Secara ekonomi, hal ini sangat mungkin terjadi, karena adanya pengungkit ekonomi seperti itu. Setidaknya, hal itu membuktikan adanya multiplier effect ketika aktivitas ekonomi itu ditahan di daerah penghasil, misalnya nikel di Maluku Utara.
Situasi yang sama juga pernah dialami Bangsa Indonesia, ketika sumber minyak di Pangkalan Brandan, Sumatera Timur pada masa itu, berhasil menjual minyak ke luar negeri.

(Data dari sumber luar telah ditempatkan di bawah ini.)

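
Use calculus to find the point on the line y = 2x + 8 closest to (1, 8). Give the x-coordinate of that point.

1/5

Minimize D(x)^2 = (x - 1)^2 + (2x)^2.
d/dx[D^2] = 2(x - 1) + 2·2·(2x) = 0 ⇒ x = 1/5.
Then y = 42/5 and the distance is √(4/5) ≈ 0.8944.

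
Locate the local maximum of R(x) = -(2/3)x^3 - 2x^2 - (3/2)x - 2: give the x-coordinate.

-1/2

Critical points: R'(x) = -2x^2 - 4x - 3/2 vanishes at x = -3/2, -1/2.
Since R''(x) = -4x - 4, we get R''(-3/2) = 2 > 0 ⇒ local minimum; R''(-1/2) = -2 < 0 ⇒ local maximum.
Thus R has its local maximum at x = -1/2, with value -5/3.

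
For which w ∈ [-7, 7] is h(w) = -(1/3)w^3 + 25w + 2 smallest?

Differentiating, h'(w) = -w^2 + 25; which vanishes at w = -5 and w = 5.
Evaluating at the critical points and endpoints: h(-7) = -176/3,  h(-5) = -244/3,  h(5) = 256/3,  h(7) = 188/3.
Hence the absolute minimum is -244/3 at w = -5.

-5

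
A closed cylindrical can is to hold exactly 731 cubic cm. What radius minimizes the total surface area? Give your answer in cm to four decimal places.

4.8818

With radius r and height h, πr²h = 731 so h = 731/(πr²), and S(r) = 2πr² + 2πrh = 2πr² + 2·731/r.
S'(r) = 4πr − 2·731/r² = 0 ⇒ r³ = 731/(2π), so r ≈ 4.8818 and h = 2r ≈ 9.7636.
S''(r) = 4π + 4·731/r³ > 0, so this is the minimum; S ≈ 449.2204.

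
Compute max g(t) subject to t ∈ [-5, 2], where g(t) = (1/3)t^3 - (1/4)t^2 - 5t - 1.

16/3

Differentiating, g'(t) = t^2 - (1/2)t - 5; whose only zero in [-5, 2] is t = -2.
Candidates: g(-5) = -287/12,  g(-2) = 16/3,  g(2) = -28/3.
Hence the absolute maximum is 16/3 at t = -2.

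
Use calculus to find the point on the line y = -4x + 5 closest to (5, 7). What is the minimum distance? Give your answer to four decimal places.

Minimize D(x)^2 = (x - 5)^2 + (-4x - 2)^2.
d/dx[D^2] = 2(x - 5) + 2·(-4)·(-4x - 2) = 0 ⇒ x = -3/17.
Then y = 97/17 and the distance is √(484/17) ≈ 5.3358.

5.3358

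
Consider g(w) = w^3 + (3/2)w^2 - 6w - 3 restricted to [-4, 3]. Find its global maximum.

39/2

Differentiating, g'(w) = 3w^2 + 3w - 6; which vanishes at w = -2 and w = 1.
Candidates: g(-4) = -19; g(-2) = 7; g(1) = -13/2; g(3) = 39/2.
The maximum over the interval is 39/2, attained at w = 3.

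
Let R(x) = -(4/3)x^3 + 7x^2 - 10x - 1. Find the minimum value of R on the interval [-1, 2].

-16/3

Differentiating, R'(x) = -4x^2 + 14x - 10; whose only zero in [-1, 2] is x = 1.
Evaluating at the critical points and endpoints: R(-1) = 52/3, R(1) = -16/3, R(2) = -11/3.
Hence the absolute minimum is -16/3 at x = 1.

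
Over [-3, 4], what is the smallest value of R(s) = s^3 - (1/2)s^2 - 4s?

R'(s) = 3s^2 - s - 4, which vanishes at s = -1 and s = 4/3.
Compare values at every candidate in [-3, 4]: R(-3) = -39/2, R(-1) = 5/2, R(4/3) = -104/27, R(4) = 40.
So the minimum is R(-3) = -39/2.

-39/2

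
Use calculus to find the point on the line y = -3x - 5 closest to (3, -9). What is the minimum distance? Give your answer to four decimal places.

Minimize D(x)^2 = (x - 3)^2 + (-3x + 4)^2.
d/dx[D^2] = 2(x - 3) + 2·(-3)·(-3x + 4) = 0 ⇒ x = 3/2.
Then y = -19/2 and the distance is √(5/2) ≈ 1.5811.

1.5811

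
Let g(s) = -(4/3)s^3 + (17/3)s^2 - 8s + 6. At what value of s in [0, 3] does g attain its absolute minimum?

Differentiating, g'(s) = -4s^2 + (34/3)s - 8; which vanishes at s = 4/3 and s = 3/2.
Candidates: g(0) = 6, g(4/3) = 182/81, g(3/2) = 9/4, g(3) = -3.
The minimum over the interval is -3, attained at s = 3.

3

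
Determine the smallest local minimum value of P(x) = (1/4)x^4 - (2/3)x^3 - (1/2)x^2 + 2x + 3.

17/12

P'(x) = x^3 - 2x^2 - x + 2. Setting P'(x) = 0 gives x ∈ {-1, 1, 2}.
Since P''(x) = 3x^2 - 4x - 1, we get P''(-1) = 6 > 0 ⇒ local minimum; P''(1) = -2 < 0 ⇒ local maximum; P''(2) = 3 > 0 ⇒ local minimum.
Thus P has its smallest local minimum at x = -1, with value 17/12.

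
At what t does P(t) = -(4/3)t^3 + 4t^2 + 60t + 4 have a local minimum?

Critical points: P'(t) = -4t^2 + 8t + 60 vanishes at t = -3, 5.
P''(t) = -8t + 8. P''(-3) = 32 > 0 ⇒ local minimum; P''(5) = -32 < 0 ⇒ local maximum.
The local minimum is P(-3) = -104.

-3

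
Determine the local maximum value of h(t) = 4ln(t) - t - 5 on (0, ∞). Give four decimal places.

h'(t) = 4/t − 1 = 0 gives t = 4.
h''(t) = -4/t², which is negative for t > 0, so this is a local maximum.
h(4) = 4·ln(4) - 4 - 5 ≈ -3.4548.

-3.4548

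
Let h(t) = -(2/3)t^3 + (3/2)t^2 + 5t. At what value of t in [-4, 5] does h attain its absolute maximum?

Differentiating, h'(t) = -2t^2 + 3t + 5; which vanishes at t = -1 and t = 5/2.
Candidates: h(-4) = 140/3; h(-1) = -17/6; h(5/2) = 275/24; h(5) = -125/6.
The maximum over the interval is 140/3, attained at t = -4.

-4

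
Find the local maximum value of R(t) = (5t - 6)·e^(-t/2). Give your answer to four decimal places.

By the product rule, R'(t) = (-(5/2)t + 8)·e^(-t/2). Since e^(-t/2) > 0, the only critical point is t = 16/5.
R''(16/5) has the same sign as -5/2 < 0, so this is a local maximum.
R(16/5) = (10)·e^(-8/5) ≈ 2.0190.

2.0190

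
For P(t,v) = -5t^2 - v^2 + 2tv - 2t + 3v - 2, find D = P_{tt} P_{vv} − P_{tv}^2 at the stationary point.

16

∂P/∂t = -10t + 2v - 2 = 0 and ∂P/∂v = 2t - 2v + 3 = 0, so (t, v) = (1/8, 13/8).
The Hessian has P_{tt} = -10, P_{vv} = -2, P_{tv} = 2, giving D = 16 > 0 with P_{tt} < 0, so the point is a local maximum.
D = (-10)·(-2) − (2)^2 = 16.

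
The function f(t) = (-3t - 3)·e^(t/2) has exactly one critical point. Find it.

By the product rule, f'(t) = (-(3/2)t - 9/2)·e^(t/2). Since e^(t/2) > 0, the only critical point is t = -3.
f''(-3) has the same sign as -3/2 < 0, so this is a local maximum.
f(-3) = (6)·e^(-3/2) ≈ 1.3388.

-3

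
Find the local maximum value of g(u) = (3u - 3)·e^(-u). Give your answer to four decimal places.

0.4060

By the product rule, g'(u) = (-3u + 6)·e^(-u). Since e^(-u) > 0, the only critical point is u = 2.
g''(2) has the same sign as -3 < 0, so this is a local maximum.
g(2) = (3)·e^(-2) ≈ 0.4060.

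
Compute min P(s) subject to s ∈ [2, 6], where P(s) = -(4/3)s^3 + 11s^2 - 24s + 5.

Differentiating, P'(s) = -4s^2 + 22s - 24; whose only zero in [2, 6] is s = 4.
Compare values at every candidate in [2, 6]: P(2) = -29/3; P(4) = -1/3; P(6) = -31.
The minimum over the interval is -31, attained at s = 6.

-31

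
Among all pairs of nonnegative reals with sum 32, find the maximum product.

With x + y = 32, the product is P(x) = x(32 − x).
P'(x) = 32 − 2x = 0 gives x = 16; P'' = −2 < 0, so this is the maximum.
P = 16·16 = 256.

256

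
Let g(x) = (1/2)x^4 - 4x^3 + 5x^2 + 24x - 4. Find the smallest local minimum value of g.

Critical points: g'(x) = 2x^3 - 12x^2 + 10x + 24 vanishes at x = -1, 3, 4.
Since g''(x) = 6x^2 - 24x + 10, we get g''(-1) = 40 > 0 ⇒ local minimum; g''(3) = -8 < 0 ⇒ local maximum; g''(4) = 10 > 0 ⇒ local minimum.
So the smallest local minimum value is g(-1) = -37/2.

-37/2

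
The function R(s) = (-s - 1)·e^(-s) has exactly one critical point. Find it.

0

By the product rule, R'(s) = (s)·e^(-s). Since e^(-s) > 0, the only critical point is s = 0.
R''(0) has the same sign as 1 > 0, so this is a local minimum.
R(0) = (-1)·e^(0) ≈ -1.0000.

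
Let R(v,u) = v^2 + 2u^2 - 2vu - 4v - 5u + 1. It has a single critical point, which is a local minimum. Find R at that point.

-93/4

∂R/∂v = 2v - 2u - 4 = 0 and ∂R/∂u = -2v + 4u - 5 = 0, so (v, u) = (13/2, 9/2).
The Hessian has R_{vv} = 2, R_{uu} = 4, R_{vu} = -2, giving D = 4 > 0 with R_{vv} > 0, so the point is a local minimum.
R(13/2, 9/2) = -93/4.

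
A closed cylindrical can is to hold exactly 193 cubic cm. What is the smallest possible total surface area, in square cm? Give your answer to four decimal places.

With radius r and height h, πr²h = 193 so h = 193/(πr²), and S(r) = 2πr² + 2πrh = 2πr² + 2·193/r.
S'(r) = 4πr − 2·193/r² = 0 ⇒ r³ = 193/(2π), so r ≈ 3.1318 and h = 2r ≈ 6.2636.
S''(r) = 4π + 4·193/r³ > 0, so this is the minimum; S ≈ 184.8784.

184.8784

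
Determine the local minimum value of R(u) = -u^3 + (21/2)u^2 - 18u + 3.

-11/2

R'(u) = -3u^2 + 21u - 18 = 0 at u = 1, 6.
Since R''(u) = -6u + 21, we get R''(1) = 15 > 0 ⇒ local minimum; R''(6) = -15 < 0 ⇒ local maximum.
So the local minimum value is R(1) = -11/2.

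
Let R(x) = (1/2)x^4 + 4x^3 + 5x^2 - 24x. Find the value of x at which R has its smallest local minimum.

1

R'(x) = 2x^3 + 12x^2 + 10x - 24. Setting R'(x) = 0 gives x ∈ {-4, -3, 1}.
Second-derivative test with R''(x) = 6x^2 + 24x + 10: R''(-4) = 10 > 0 ⇒ local minimum; R''(-3) = -8 < 0 ⇒ local maximum; R''(1) = 40 > 0 ⇒ local minimum.
The smallest local minimum is R(1) = -29/2.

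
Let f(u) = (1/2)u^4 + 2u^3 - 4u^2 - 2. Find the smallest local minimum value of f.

-66

f'(u) = 2u^3 + 6u^2 - 8u = 0 at u = -4, 0, 1.
Since f''(u) = 6u^2 + 12u - 8, we get f''(-4) = 40 > 0 ⇒ local minimum; f''(0) = -8 < 0 ⇒ local maximum; f''(1) = 10 > 0 ⇒ local minimum.
So the smallest local minimum value is f(-4) = -66.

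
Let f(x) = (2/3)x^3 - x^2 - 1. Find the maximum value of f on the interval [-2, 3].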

Hal itu menjadi momentum kebangkitan ekonomi Indonesia, kebetulan sekali, penulis menyaksikan sendiri bagaimana puing Pangkalan Brandan itu direhabilitasi agar Indonesia sendiri bisa menjual minyak ke luar negeri, meski Indonesia baru merdeka dan terlibat peperangan dalam masa agresi militer I dan II.
Sebagaimana sejarah mencatat, keberhasilan pengiriman minyak dari Pangkalan Brandan itu menjadi cikal bakal PT. Pertamina yang menjadi andalan selama masa orde baru bahkan sampai saat ini.
Namun, Nikel di Maluku Utara dan minyak di Pangkalan Brandan memiliki perbedaan yang sangat mendasar, karena minyak ketika secara mutlak berada di bawah kendali negara, sehingga minyak dikelola Perusahaan Negara (PN) Pertamina yang menjadi PN Pertamina sebelum berganti menjadi PT Pertamina.